Chapter 1 Introduction

This tutorial describes how to perform bioinformatics data analysis of microbiota using metagenomic data. It will focus on data processing, diversity analysis, biomarker identification and association investigation from microbiota expression profile which derived from amplicon (16s rRNA) or Whole genome (metagenomics) sequencing data.

Flowchat of MicrobiomeAnalysis

Figure 1.1: Flowchat of MicrobiomeAnalysis

The data pre-processing module includes six main procedures:

  • Data Transformation
  • Data Imputation
  • Data Normalization
  • Data Scaling
  • Data Trimming
  • Data Filtering

The downstream analysis includes several modules:

  • Diversity analysis
  • Ordination analysis
  • Clustering analysis
  • Differential analysis
  • Association analysis

1.1 Input data

when using data pre-processing functions, it requires that the inputs which are from 16s or metagenomics data should be converted into phyloseq-class object:

  • Types of data. Users can handle 16s or metagenomics data coming from any platform on a transformed phyloseq-class object when they use import_dada2 or import_qiime2.

  • Transformation. The package provides multiple methods to transform individual values, such as log10,

  • Imputation. Missing value imputation methods also were provided by this package.

  • Normalisation. MicrobiomeAnalysis also has so many methods to normalize data sample by sample, which could remove technical effects.

  • Prefiltering. Removing low abundant taxa also could be done by using MicrobiomeAnalysis.

  • Data format. Most functions of MicrobiomeAnalysis are using phyloseq-class object as input. Therefore, users could convert their inputs into phyloseq-class object.

1.2 Methods

1.2.1 Some background knowledge

We list here the main methodological or theoretical concepts you need to know to be able to efficiently apply MicrobiomeAnalysis:

  • phyloseq-class, SummarizedExperiment-class: the former object contains otu table, sample data and taxa table etc which are usually used in metagenomic data analysis. The latter one comprises expression data and metadata of gene, metabolites etc.

1.2.2 Key publications

  • phyloseq object. (McMurdie and Holmes 2013) phyloseq: an R package for reproducible interactive analysis and graphics of microbiome census data.

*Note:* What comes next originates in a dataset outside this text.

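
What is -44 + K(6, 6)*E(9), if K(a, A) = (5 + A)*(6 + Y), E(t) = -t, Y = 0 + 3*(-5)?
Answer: 847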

  • Permutational Multivariate Analysis of Variance (PERMANOVA). (Anderson 2014) Permutational multivariate analysis of variance (PERMANOVA).

  • ALDEx2. (Fernandes et al. 2014) Unifying the analysis of high-throughput sequencing datasets: characterizing RNA-seq, 16S rRNA gene sequencing and selective growth experiments by compositional data analysis.

1.3 Outline of this tutorial

  • Chapter 2: How to install MicrobiomeAnalysis

  • Chapter 3: Data PreProcessing

1.4 Citation

Kindly cite by using citation(“MicrobiomeAnalysis”) if you think MicrobiomeAnalysis helps you. Alternative way is Zou H (2022). MicrobiomeAnalysis: An R package for analysis and visualization in metagenomics. R package version 1.0.3, <URL:https://github.com/HuaZou/MicrobiomeAnalysis/>.

References

Anderson, Marti J. 2014. “Permutational Multivariate Analysis of Variance (PERMANOVA).” Wiley Statsref: Statistics Reference Online, 1–15.
Fernandes, Andrew D, Jennifer Ns Reid, Jean M Macklaim, Thomas A McMurrough, David R Edgell, and Gregory B Gloor. 2014. “Unifying the Analysis of High-Throughput Sequencing Datasets: Characterizing RNA-Seq, 16S rRNA Gene Sequencing and Selective Growth Experiments by Compositional Data Analysis.” Microbiome 2 (1): 1–13.
McMurdie, Paul J, and Susan Holmes. 2013. “Phyloseq: An r Package for Reproducible Interactive Analysis and Graphics of Microbiome Census Data.” PloS One 8 (4): e61217.